Una equità che consenta a tutti di vivere bene – XXVI per annum 2025 – Dedicazione chiesa di Rivoltella

XXVI per annum 2025
(Am 6,1a.4-7; Sal 146; 1 Tm 6,11-16; Lc 16,19-31)
Dedicazione chiesa di Rivoltella

          “C’era un uomo ricco, che indossava vestiti di porpora e di lino finissimo, e ogni giorno si dava a lauti banchetti”. Sembra una favola, ma quella che Gesù si appresta a raccontare è la realtà, a tal punto imbarazzante che la tentazione è quella di sorvolare, accontentandosi di un cristianesimo tutto casa e chiesa. Mentre è anche mondo. Anzi, il punto è denunciare le ingiustizie economiche e sociali, determinate anche oggi dall’idolo che è chiamato Mammona, cioè la ricchezza. Non a caso la parabola mette in scena un uomo ricco. Non si dice che faccia qualcosa contro qualcuno. Se ne sta comodamente disteso a casa sua a banchettare lautamente: avete presente la “gintoneria” di Milano giunta alla ribalta della cronaca tempo fa? Ma il limite è che questa presunta autosufficienza rende insensibili, ottusi e si finisce per non accorgersi del povero, della povertà. Anche noi rischiamo di essere sempre dalla parte di chi ha, di chi è sazio e per questo – in modo conformista – troviamo una marea di ‘distinguo’ per dire che alla fine i poveri “se la sono cercata”; che i migranti è gente che vuol fare la pacchia alle nostre spalle, che chi rimane indietro è affare suo! Ma questa reazione così istintiva e così diffusa non è cristiana ed è lontana mille miglia da Gesù che al suo tempo scandalizzò tutti mettendo in crisi l’equazione benessere economico=benedizione divina. Non è vero che chi ha di più sta sotto lo sguardo di Dio e chi non ha è uno sfigato. La ricchezza che è per tutti non può finire solo nelle mani di pochi.

Proprio la seconda parte della parabola lo lascia intendere. Perché ad uno schiocco di dita la situazione si capovolge. La morte più che una “livella” sembra una “catapulta”. All’improvviso il ricco sprofonda nell’inferno, tra i tormenti e il povero invece nel grembo di Abramo. E qui accade di ascoltare un dialogo impossibile. C’è un ultimo tentativo che il ricco prova a mettere in campo con la richiesta di un effetto speciale, ma Abramo ha cura di precisare che “se non ascoltano Mosè e i Profeti, non saranno persuasi neanche se uno risorgesse dai morti”. Quale è il senso di questa parabola che è poi la realtà?
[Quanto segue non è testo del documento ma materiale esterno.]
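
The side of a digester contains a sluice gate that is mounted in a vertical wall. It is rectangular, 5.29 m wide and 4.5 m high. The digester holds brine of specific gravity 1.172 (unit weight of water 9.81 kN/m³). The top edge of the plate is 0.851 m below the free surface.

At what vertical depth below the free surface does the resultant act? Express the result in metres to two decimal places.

γ = 1.172 × 9.81 = 11.49732 kN/m³.
The centroid lies 4.5/2 = 2.25 m below the top edge, so the centroid depth is h_c = 0.851 + 2.25 = 3.101 m.
A = 5.29 × 4.5 = 23.805 m².
Resultant F = γ·h_c·A = 11.49732 × 3.101 × 23.805 = 848.724 kN.
I_c = b·h³/12 = 5.29 × 4.5³/12 = 40.1709 m⁴.
Centre of pressure: y_p = y_c + I_c/(y_c·A) = 3.101 + 40.1709/(3.101 × 23.805) = 3.101 + 0.544179 = 3.64518 m along the plane.

h_p = 3.65 m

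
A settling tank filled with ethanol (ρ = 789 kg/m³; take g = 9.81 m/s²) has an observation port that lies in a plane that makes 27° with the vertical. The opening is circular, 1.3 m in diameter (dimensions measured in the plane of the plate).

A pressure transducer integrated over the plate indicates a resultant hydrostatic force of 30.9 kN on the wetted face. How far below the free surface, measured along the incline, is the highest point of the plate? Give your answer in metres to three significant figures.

y_top ≈ 2.73 m

γ = ρg = 789 × 9.81 / 1000 = 7.74009 kN/m³.
A = π(0.65)² = 1.32732 m².
From F = γ·h_c·A, the centroid depth is h_c = 30.9/(7.74009 × 1.32732) = 3.00772 m.
The plate makes 27° with the vertical, i.e. θ = 90° − 27° = 63° to the horizontal. Measuring y along the incline from the free-surface line, vertical depth h = y·sinθ with sinθ = 0.891007.
Along the incline, y_c = h_c/sinθ = 3.00772/0.891007 = 3.37564 m.
The centroid is at the centre, 0.65 m below the top of the plate, so the highest point sits at y_top = 3.37564 − 0.65 = 2.72564 m along the incline.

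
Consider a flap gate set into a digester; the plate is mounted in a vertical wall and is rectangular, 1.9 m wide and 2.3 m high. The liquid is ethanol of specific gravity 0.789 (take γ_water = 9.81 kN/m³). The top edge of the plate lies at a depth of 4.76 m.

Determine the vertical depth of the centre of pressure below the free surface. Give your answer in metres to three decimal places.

γ = 0.789 × 9.81 = 7.74009 kN/m³.
The centroid lies 2.3/2 = 1.15 m below the top edge, so the centroid depth is h_c = 4.76 + 1.15 = 5.91 m.
A = 1.9 × 2.3 = 4.37 m².
Resultant F = γ·h_c·A = 7.74009 × 5.91 × 4.37 = 199.901 kN.
I_c = b·h³/12 = 1.9 × 2.3³/12 = 1.92644 m⁴.
Centre of pressure: y_p = y_c + I_c/(y_c·A) = 5.91 + 1.92644/(5.91 × 4.37) = 5.91 + 0.074591 = 5.98459 m along the plane.

h_p = 5.985 m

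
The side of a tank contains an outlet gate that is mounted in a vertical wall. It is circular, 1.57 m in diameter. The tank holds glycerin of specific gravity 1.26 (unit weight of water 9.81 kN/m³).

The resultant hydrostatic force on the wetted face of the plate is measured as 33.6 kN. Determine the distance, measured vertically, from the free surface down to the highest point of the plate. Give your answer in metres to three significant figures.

γ = 1.26 × 9.81 = 12.3606 kN/m³.
A = π(0.785)² = 1.93593 m².
From F = γ·h_c·A, the centroid depth is h_c = 33.6/(12.3606 × 1.93593) = 1.40414 m.
The centroid is at the centre, 0.785 m below the top of the plate, so the highest point sits at h_top = 1.40414 − 0.785 = 0.61914 m below the surface.

d_top ≈ 0.619 m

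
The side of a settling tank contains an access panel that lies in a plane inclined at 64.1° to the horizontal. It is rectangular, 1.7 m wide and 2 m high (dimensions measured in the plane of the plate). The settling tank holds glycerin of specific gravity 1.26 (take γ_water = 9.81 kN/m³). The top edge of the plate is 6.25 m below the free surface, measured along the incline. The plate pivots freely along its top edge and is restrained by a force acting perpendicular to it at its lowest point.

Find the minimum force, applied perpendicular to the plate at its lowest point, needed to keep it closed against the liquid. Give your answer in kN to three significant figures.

γ = 1.26 × 9.81 = 12.3606 kN/m³.
Let θ = 64.1° be the plate's angle to the horizontal; measure y along the incline from where the plane meets the free surface. Vertical depth h = y·sinθ with sinθ = 0.899558.
The centroid lies 2/2 = 1 m below the top edge, so y_c = 6.25 + 1 = 7.25 m and h_c = 7.25 × 0.899558 = 6.5218 m.
A = 1.7 × 2 = 3.4 m².
Resultant F = γ·h_c·A = 12.3606 × 6.5218 × 3.4 = 274.085 kN.
I_c = b·h³/12 = 1.7 × 2³/12 = 1.13333 m⁴.
Centre of pressure: y_p = y_c + I_c/(y_c·A) = 7.25 + 1.13333/(7.25 × 3.4) = 7.25 + 0.0459769 = 7.29598 m along the plane.
The resultant acts 1 + 0.0459769 = 1.04598 m (along the plate) below the hinge at the top edge, so the moment about the hinge is M = F × 1.04598 = 274.085 × 1.04598 = 286.687 kN·m.
A normal force at the bottom, 2 m from the hinge, must supply this moment: P = 286.687/2 = 143.344 kN.

P ≈ 143 kN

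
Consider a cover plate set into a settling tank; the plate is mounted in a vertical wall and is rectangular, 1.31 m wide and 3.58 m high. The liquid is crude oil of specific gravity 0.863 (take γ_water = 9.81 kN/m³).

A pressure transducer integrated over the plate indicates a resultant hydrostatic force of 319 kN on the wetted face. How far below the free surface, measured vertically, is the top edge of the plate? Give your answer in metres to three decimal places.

γ = 0.863 × 9.81 = 8.46603 kN/m³.
A = 1.31 × 3.58 = 4.6898 m².
From F = γ·h_c·A, the centroid depth is h_c = 319/(8.46603 × 4.6898) = 8.03446 m.
The centroid lies 3.58/2 = 1.79 m below the top edge, so the top edge sits at h_top = 8.03446 − 1.79 = 6.24446 m below the surface.

d_top ≈ 6.244 m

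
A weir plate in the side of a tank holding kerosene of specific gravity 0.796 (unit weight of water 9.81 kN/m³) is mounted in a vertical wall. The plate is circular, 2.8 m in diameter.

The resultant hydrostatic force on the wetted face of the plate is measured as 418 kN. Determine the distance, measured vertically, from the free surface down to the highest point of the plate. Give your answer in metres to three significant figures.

d_top ≈ 7.29 m

γ = 0.796 × 9.81 = 7.80876 kN/m³.
A = π(1.4)² = 6.15752 m².
From F = γ·h_c·A, the centroid depth is h_c = 418/(7.80876 × 6.15752) = 8.69337 m.
The centroid is at the centre, 1.4 m below the top of the plate, so the highest point sits at h_top = 8.69337 − 1.4 = 7.29337 m below the surface.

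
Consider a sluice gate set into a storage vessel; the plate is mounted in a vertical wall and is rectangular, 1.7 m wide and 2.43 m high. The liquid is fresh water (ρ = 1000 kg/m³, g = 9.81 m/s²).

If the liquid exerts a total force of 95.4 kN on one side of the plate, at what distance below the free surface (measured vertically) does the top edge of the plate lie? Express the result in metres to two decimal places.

d_top ≈ 1.14 m

γ = ρg = 1000 × 9.81 = 9810 N/m³ = 9.81 kN/m³.
A = 1.7 × 2.43 = 4.131 m².
From F = γ·h_c·A, the centroid depth is h_c = 95.4/(9.81 × 4.131) = 2.3541 m.
The centroid lies 2.43/2 = 1.215 m below the top edge, so the top edge sits at h_top = 2.3541 − 1.215 = 1.1391 m below the surface.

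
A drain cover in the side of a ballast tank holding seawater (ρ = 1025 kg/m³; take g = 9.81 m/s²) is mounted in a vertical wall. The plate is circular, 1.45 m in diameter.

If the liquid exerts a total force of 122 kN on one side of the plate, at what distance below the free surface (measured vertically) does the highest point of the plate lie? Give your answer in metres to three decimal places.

d_top ≈ 6.623 m

γ = ρg = 1025 × 9.81 / 1000 = 10.05525 kN/m³.
A = π(0.725)² = 1.6513 m².
From F = γ·h_c·A, the centroid depth is h_c = 122/(10.05525 × 1.6513) = 7.34752 m.
The centroid is at the centre, 0.725 m below the top of the plate, so the highest point sits at h_top = 7.34752 − 0.725 = 6.62252 m below the surface.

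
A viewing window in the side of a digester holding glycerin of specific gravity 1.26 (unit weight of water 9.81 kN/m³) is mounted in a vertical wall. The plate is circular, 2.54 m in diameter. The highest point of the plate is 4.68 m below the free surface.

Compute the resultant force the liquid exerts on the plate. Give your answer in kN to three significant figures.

γ = 1.26 × 9.81 = 12.3606 kN/m³.
The centroid is at the centre, 1.27 m below the top of the plate, so the centroid depth is h_c = 4.68 + 1.27 = 5.95 m.
A = π(1.27)² = 5.06707 m².
Resultant F = γ·h_c·A = 12.3606 × 5.95 × 5.06707 = 372.661 kN.

F ≈ 373 kN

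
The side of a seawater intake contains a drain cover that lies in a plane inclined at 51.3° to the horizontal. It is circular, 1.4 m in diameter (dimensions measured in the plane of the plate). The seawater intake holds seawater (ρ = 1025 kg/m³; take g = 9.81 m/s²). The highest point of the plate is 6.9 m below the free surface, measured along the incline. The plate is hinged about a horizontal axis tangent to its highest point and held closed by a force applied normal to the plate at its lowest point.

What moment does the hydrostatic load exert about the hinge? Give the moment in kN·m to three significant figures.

γ = ρg = 1025 × 9.81 / 1000 = 10.05525 kN/m³.
Let θ = 51.3° be the plate's angle to the horizontal; measure y along the incline from where the plane meets the free surface. Vertical depth h = y·sinθ with sinθ = 0.780430.
The centroid is at the centre, 0.7 m below the top of the plate, so y_c = 6.9 + 0.7 = 7.6 m and h_c = 7.6 × 0.780430 = 5.93127 m.
A = π(0.7)² = 1.53938 m².
Resultant F = γ·h_c·A = 10.05525 × 5.93127 × 1.53938 = 91.8092 kN.
I_c = πr⁴/4 = π × 0.7⁴/4 = 0.188574 m⁴.
Centre of pressure: y_p = y_c + I_c/(y_c·A) = 7.6 + 0.188574/(7.6 × 1.53938) = 7.6 + 0.0161184 = 7.61612 m along the plane.
The resultant acts 0.7 + 0.0161184 = 0.716118 m (along the plate) below the hinge at the top edge, so the moment about the hinge is M = F × 0.716118 = 91.8092 × 0.716118 = 65.7462 kN·m.

M ≈ 65.7 kN·m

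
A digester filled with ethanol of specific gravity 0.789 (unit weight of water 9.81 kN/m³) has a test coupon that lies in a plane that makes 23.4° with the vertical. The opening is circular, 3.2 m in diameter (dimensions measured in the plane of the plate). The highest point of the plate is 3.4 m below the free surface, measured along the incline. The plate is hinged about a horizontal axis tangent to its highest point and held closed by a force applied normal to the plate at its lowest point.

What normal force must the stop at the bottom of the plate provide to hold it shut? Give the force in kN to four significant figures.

P ≈ 154.3 kN

γ = 0.789 × 9.81 = 7.74009 kN/m³.
The plate makes 23.4° with the vertical, i.e. θ = 90° − 23.4° = 66.6° to the horizontal. Measuring y along the incline from the free-surface line, vertical depth h = y·sinθ with sinθ = 0.917755.
The centroid is at the centre, 1.6 m below the top of the plate, so y_c = 3.4 + 1.6 = 5 m and h_c = 5 × 0.917755 = 4.58878 m.
A = π(1.6)² = 8.04248 m².
Resultant F = γ·h_c·A = 7.74009 × 4.58878 × 8.04248 = 285.649 kN.
I_c = πr⁴/4 = π × 1.6⁴/4 = 5.14719 m⁴.
Centre of pressure: y_p = y_c + I_c/(y_c·A) = 5 + 5.14719/(5 × 8.04248) = 5 + 0.128 = 5.128 m along the plane.
The resultant acts 1.6 + 0.128 = 1.728 m (along the plate) below the hinge at the top edge, so the moment about the hinge is M = F × 1.728 = 285.649 × 1.728 = 493.601 kN·m.
A normal force at the bottom, 3.2 m from the hinge, must supply this moment: P = 493.601/3.2 = 154.25 kN.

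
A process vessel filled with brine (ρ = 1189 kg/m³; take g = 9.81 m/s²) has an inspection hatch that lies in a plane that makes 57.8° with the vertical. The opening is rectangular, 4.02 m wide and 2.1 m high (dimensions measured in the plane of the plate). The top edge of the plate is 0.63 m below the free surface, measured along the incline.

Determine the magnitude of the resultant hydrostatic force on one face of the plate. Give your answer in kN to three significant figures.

γ = ρg = 1189 × 9.81 / 1000 = 11.66409 kN/m³.
The plate makes 57.8° with the vertical, i.e. θ = 90° − 57.8° = 32.2° to the horizontal. Measuring y along the incline from the free-surface line, vertical depth h = y·sinθ with sinθ = 0.532876.
The centroid lies 2.1/2 = 1.05 m below the top edge, so y_c = 0.63 + 1.05 = 1.68 m and h_c = 1.68 × 0.532876 = 0.895232 m.
A = 4.02 × 2.1 = 8.442 m².
Resultant F = γ·h_c·A = 11.66409 × 0.895232 × 8.442 = 88.1519 kN.

F ≈ 88.2 kN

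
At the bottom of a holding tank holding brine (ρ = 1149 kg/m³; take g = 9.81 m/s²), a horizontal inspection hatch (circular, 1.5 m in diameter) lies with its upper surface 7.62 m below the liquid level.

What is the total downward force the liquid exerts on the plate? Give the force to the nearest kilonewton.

F ≈ 152 kN

γ = ρg = 1149 × 9.81 / 1000 = 11.27169 kN/m³.
The plate is horizontal, so pressure is uniform at p = γ·h = 11.27169 × 7.62 = 85.8903 kN/m².
A = π(0.75)² = 1.76715 m².
F = p·A = 85.8903 × 1.76715 = 151.781 kN.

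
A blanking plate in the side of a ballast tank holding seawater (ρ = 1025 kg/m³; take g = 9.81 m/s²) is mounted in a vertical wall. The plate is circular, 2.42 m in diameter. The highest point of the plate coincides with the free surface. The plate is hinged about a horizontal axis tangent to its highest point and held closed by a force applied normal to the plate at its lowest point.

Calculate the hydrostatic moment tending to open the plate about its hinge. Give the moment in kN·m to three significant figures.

M ≈ 84.6 kN·m

γ = ρg = 1025 × 9.81 / 1000 = 10.05525 kN/m³.
The centroid is at the centre, 1.21 m below the top of the plate, so the centroid depth is h_c = 1.21 m.
A = π(1.21)² = 4.59961 m².
Resultant F = γ·h_c·A = 10.05525 × 1.21 × 4.59961 = 55.9628 kN.
I_c = πr⁴/4 = π × 1.21⁴/4 = 1.68357 m⁴.
Centre of pressure: y_p = y_c + I_c/(y_c·A) = 1.21 + 1.68357/(1.21 × 4.59961) = 1.21 + 0.3025 = 1.5125 m along the plane.
The resultant acts 1.21 + 0.3025 = 1.5125 m (along the plate) below the hinge at the top edge, so the moment about the hinge is M = F × 1.5125 = 55.9628 × 1.5125 = 84.6437 kN·m.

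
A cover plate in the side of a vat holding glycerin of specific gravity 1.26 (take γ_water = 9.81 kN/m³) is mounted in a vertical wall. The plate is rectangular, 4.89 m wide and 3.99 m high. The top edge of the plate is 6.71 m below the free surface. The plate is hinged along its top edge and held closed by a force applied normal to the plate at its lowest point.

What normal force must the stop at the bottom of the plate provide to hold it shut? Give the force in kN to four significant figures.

P ≈ 1130 kN

γ = 1.26 × 9.81 = 12.3606 kN/m³.
The centroid lies 3.99/2 = 1.995 m below the top edge, so the centroid depth is h_c = 6.71 + 1.995 = 8.705 m.
A = 4.89 × 3.99 = 19.5111 m².
Resultant F = γ·h_c·A = 12.3606 × 8.705 × 19.5111 = 2099.38 kN.
I_c = b·h³/12 = 4.89 × 3.99³/12 = 25.8849 m⁴.
Centre of pressure: y_p = y_c + I_c/(y_c·A) = 8.705 + 25.8849/(8.705 × 19.5111) = 8.705 + 0.152404 = 8.8574 m along the plane.
The resultant acts 1.995 + 0.152404 = 2.1474 m (along the plate) below the hinge at the top edge, so the moment about the hinge is M = F × 2.1474 = 2099.38 × 2.1474 = 4508.21 kN·m.
A normal force at the bottom, 3.99 m from the hinge, must supply this moment: P = 4508.21/3.99 = 1129.88 kN.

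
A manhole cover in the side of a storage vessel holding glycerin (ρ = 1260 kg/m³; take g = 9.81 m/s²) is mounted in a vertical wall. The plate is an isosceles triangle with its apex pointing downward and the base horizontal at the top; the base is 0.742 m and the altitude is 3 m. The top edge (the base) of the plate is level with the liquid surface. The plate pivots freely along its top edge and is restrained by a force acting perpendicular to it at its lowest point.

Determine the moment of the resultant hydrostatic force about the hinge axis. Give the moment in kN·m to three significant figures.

M ≈ 20.6 kN·m

γ = ρg = 1260 × 9.81 / 1000 = 12.3606 kN/m³.
With the apex down, the centroid sits h/3 = 3/3 = 1 m below the base (the top edge), so the centroid depth is h_c = 1 m.
A = ½ × 0.742 × 3 = 1.113 m².
Resultant F = γ·h_c·A = 12.3606 × 1 × 1.113 = 13.7573 kN.
I_c = b·h³/36 = 0.742 × 3³/36 = 0.5565 m⁴.
Centre of pressure: y_p = y_c + I_c/(y_c·A) = 1 + 0.5565/(1 × 1.113) = 1 + 0.5 = 1.5 m along the plane.
The resultant acts 1 + 0.5 = 1.5 m (along the plate) below the hinge at the top edge, so the moment about the hinge is M = F × 1.5 = 13.7573 × 1.5 = 20.636 kN·m.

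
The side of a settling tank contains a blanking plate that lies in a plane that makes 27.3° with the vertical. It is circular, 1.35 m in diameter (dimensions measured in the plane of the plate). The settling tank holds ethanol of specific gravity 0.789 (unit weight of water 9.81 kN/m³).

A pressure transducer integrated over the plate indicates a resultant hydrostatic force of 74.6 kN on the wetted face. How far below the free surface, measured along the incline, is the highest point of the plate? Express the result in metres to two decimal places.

y_top ≈ 6.90 m

γ = 0.789 × 9.81 = 7.74009 kN/m³.
A = π(0.675)² = 1.43139 m².
From F = γ·h_c·A, the centroid depth is h_c = 74.6/(7.74009 × 1.43139) = 6.73341 m.
The plate makes 27.3° with the vertical, i.e. θ = 90° − 27.3° = 62.7° to the horizontal. Measuring y along the incline from the free-surface line, vertical depth h = y·sinθ with sinθ = 0.888617.
Along the incline, y_c = h_c/sinθ = 6.73341/0.888617 = 7.5774 m.
The centroid is at the centre, 0.675 m below the top of the plate, so the highest point sits at y_top = 7.5774 − 0.675 = 6.9024 m along the incline.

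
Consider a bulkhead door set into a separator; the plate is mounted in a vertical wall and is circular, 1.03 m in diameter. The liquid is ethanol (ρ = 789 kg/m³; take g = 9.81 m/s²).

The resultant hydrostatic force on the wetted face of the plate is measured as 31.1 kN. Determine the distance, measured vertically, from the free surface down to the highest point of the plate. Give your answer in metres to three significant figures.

γ = ρg = 789 × 9.81 / 1000 = 7.74009 kN/m³.
A = π(0.515)² = 0.833229 m².
From F = γ·h_c·A, the centroid depth is h_c = 31.1/(7.74009 × 0.833229) = 4.82225 m.
The centroid is at the centre, 0.515 m below the top of the plate, so the highest point sits at h_top = 4.82225 − 0.515 = 4.30725 m below the surface.

d_top ≈ 4.31 m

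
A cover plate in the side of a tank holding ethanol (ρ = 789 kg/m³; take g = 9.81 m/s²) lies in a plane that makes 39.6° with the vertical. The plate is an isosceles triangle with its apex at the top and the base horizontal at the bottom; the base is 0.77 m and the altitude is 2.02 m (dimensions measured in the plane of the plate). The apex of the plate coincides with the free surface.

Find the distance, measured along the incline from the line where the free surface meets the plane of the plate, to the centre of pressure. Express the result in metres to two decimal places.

y_p = 1.52 m

γ = ρg = 789 × 9.81 / 1000 = 7.74009 kN/m³.
The plate makes 39.6° with the vertical, i.e. θ = 90° − 39.6° = 50.4° to the horizontal. Measuring y along the incline from the free-surface line, vertical depth h = y·sinθ with sinθ = 0.770513.
With the apex up, the centroid sits 2h/3 = 2 × 2.02/3 = 1.34667 m below the apex, so y_c = 1.34667 m and h_c = 1.34667 × 0.770513 = 1.03763 m.
A = ½ × 0.77 × 2.02 = 0.7777 m².
Resultant F = γ·h_c·A = 7.74009 × 1.03763 × 0.7777 = 6.24598 kN.
I_c = b·h³/36 = 0.77 × 2.02³/36 = 0.176296 m⁴.
Centre of pressure: y_p = y_c + I_c/(y_c·A) = 1.34667 + 0.176296/(1.34667 × 0.7777) = 1.34667 + 0.168333 = 1.515 m along the plane.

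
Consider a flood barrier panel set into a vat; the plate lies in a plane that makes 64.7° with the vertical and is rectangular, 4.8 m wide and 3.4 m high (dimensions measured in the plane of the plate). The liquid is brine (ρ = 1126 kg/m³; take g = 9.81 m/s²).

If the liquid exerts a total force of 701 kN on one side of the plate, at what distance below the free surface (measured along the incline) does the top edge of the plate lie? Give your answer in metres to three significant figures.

y_top ≈ 7.40 m

γ = ρg = 1126 × 9.81 / 1000 = 11.04606 kN/m³.
A = 4.8 × 3.4 = 16.32 m².
From F = γ·h_c·A, the centroid depth is h_c = 701/(11.04606 × 16.32) = 3.88857 m.
The plate makes 64.7° with the vertical, i.e. θ = 90° − 64.7° = 25.3° to the horizontal. Measuring y along the incline from the free-surface line, vertical depth h = y·sinθ with sinθ = 0.427358.
Along the incline, y_c = h_c/sinθ = 3.88857/0.427358 = 9.09909 m.
The centroid lies 3.4/2 = 1.7 m below the top edge, so the top edge sits at y_top = 9.09909 − 1.7 = 7.39909 m along the incline.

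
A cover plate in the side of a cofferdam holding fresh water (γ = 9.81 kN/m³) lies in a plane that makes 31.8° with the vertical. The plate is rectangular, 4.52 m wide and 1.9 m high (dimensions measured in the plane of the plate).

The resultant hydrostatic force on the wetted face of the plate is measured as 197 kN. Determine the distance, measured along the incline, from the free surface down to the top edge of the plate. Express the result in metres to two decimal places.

γ = 9.81 kN/m³.
A = 4.52 × 1.9 = 8.588 m².
From F = γ·h_c·A, the centroid depth is h_c = 197/(9.81 × 8.588) = 2.33833 m.
The plate makes 31.8° with the vertical, i.e. θ = 90° − 31.8° = 58.2° to the horizontal. Measuring y along the incline from the free-surface line, vertical depth h = y·sinθ with sinθ = 0.849893.
Along the incline, y_c = h_c/sinθ = 2.33833/0.849893 = 2.75132 m.
The centroid lies 1.9/2 = 0.95 m below the top edge, so the top edge sits at y_top = 2.75132 − 0.95 = 1.80132 m along the incline.

y_top ≈ 1.80 m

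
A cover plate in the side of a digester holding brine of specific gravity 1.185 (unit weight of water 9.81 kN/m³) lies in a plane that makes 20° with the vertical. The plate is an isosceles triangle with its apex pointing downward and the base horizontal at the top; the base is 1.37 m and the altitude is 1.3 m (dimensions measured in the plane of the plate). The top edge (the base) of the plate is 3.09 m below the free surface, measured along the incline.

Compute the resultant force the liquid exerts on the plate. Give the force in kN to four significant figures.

γ = 1.185 × 9.81 = 11.62485 kN/m³.
The plate makes 20° with the vertical, i.e. θ = 90° − 20° = 70° to the horizontal. Measuring y along the incline from the free-surface line, vertical depth h = y·sinθ with sinθ = 0.939693.
With the apex down, the centroid sits h/3 = 1.3/3 = 0.433333 m below the base (the top edge), so y_c = 3.09 + 0.433333 = 3.52333 m and h_c = 3.52333 × 0.939693 = 3.31085 m.
A = ½ × 1.37 × 1.3 = 0.8905 m².
Resultant F = γ·h_c·A = 11.62485 × 3.31085 × 0.8905 = 34.2737 kN.

F ≈ 34.27 kN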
Per aprirsi ad essa occorre valorizzare la Scrittura e il povero. Entrambi ci mettono a contatto con la realtà. A questo serve una chiesa come quella che stasera inauguriamo. A tenere in attenzione la Parola che ci costringe ad aprire gli occhi sulla realtà e a non chiudere gli occhi sul povero che segnala il limite di una società non ancora pienamente sviluppata. Una chiesa, come a dire la comunità cristiana, è collocata al centro di un territorio per richiamare a queste due fondamentali realtà. La disuguaglianza che è sotto gli occhi di tutti non potrà mai essere santa se la comunità cristiana non se ne fa carico cercando di ridurre la forbice tra ricchi e poveri e introdurre una equità che consenta a tutti di vivere e di vivere bene. Come ammonisce Paolo: “Tu, uomo di Dio,… tendi alla giustizia, alla pietà, alla fede, alla carità, alla pazienza, alla mitezza”. In questi tempi folli di questo c’è bisogno.